Designing application-specific processors for image processing : a thesis presented in partial fulfilment of the requirements for the degree of Master of Science in Computer Science, Massey University, Palmerston North, New Zealand

Bishell, Aaron January 2008 (has links)
Implementing a real-time image-processing algorithm on a serial processor is difficult to achieve because such a processor cannot cope with the volume of data in the low-level operations. However, a parallel implementation, required to meet timing constraints for the low-level operations, results in low resource utilisation when implementing the high-level operations. These factors suggested a combination of parallel hardware, for the low-level operations, and a serial processor, for the high-level operations, for implementing a high-level image-processing algorithm. Several types of serial processors were available. A general-purpose processor requires an extensive instruction set to be able to execute any arbitrary algorithm resulting in a relatively complex instruction decoder and possibly extra FUs.
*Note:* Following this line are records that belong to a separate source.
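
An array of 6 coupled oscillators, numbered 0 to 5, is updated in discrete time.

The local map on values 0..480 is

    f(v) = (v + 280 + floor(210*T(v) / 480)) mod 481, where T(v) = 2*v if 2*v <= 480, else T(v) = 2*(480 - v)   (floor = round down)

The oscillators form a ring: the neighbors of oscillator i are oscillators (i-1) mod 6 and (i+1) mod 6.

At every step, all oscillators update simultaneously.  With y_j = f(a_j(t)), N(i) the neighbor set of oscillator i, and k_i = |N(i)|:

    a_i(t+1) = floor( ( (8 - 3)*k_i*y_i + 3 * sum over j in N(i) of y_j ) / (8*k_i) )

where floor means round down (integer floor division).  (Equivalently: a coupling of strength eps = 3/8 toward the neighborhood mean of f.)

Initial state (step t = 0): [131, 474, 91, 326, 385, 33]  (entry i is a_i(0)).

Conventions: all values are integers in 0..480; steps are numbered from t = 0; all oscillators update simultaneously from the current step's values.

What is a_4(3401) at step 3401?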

An application-specific processor, which was considered in this research, implements enough FUs to execute a given algorithm and implements a simpler, and more efficient, instruction decoder. In addition, an algorithms behaviour on a processor could be represented in either hardware (i.e. hardwired logic), which limits the ability to modify the algorithm behaviour of a processor, or “software” (i.e. programmable logic), which enables external sources to specify the algorithm behaviour. This research investigated hardware- and software- controlled application-specific serial processors for the implementation of high-level image-processing algorithms and compared these against parallel hardware and general-purpose serial processors. It was found that application-specific processors are easily able to meet the timing constraints imposed by real-time high-level image processing. In addition, the software-controlled processors had additional flexibility, a performance penalty of 9.9% and 36.9% and inconclusive footprint savings (and costs) when compared to hardwarecontrolled processors.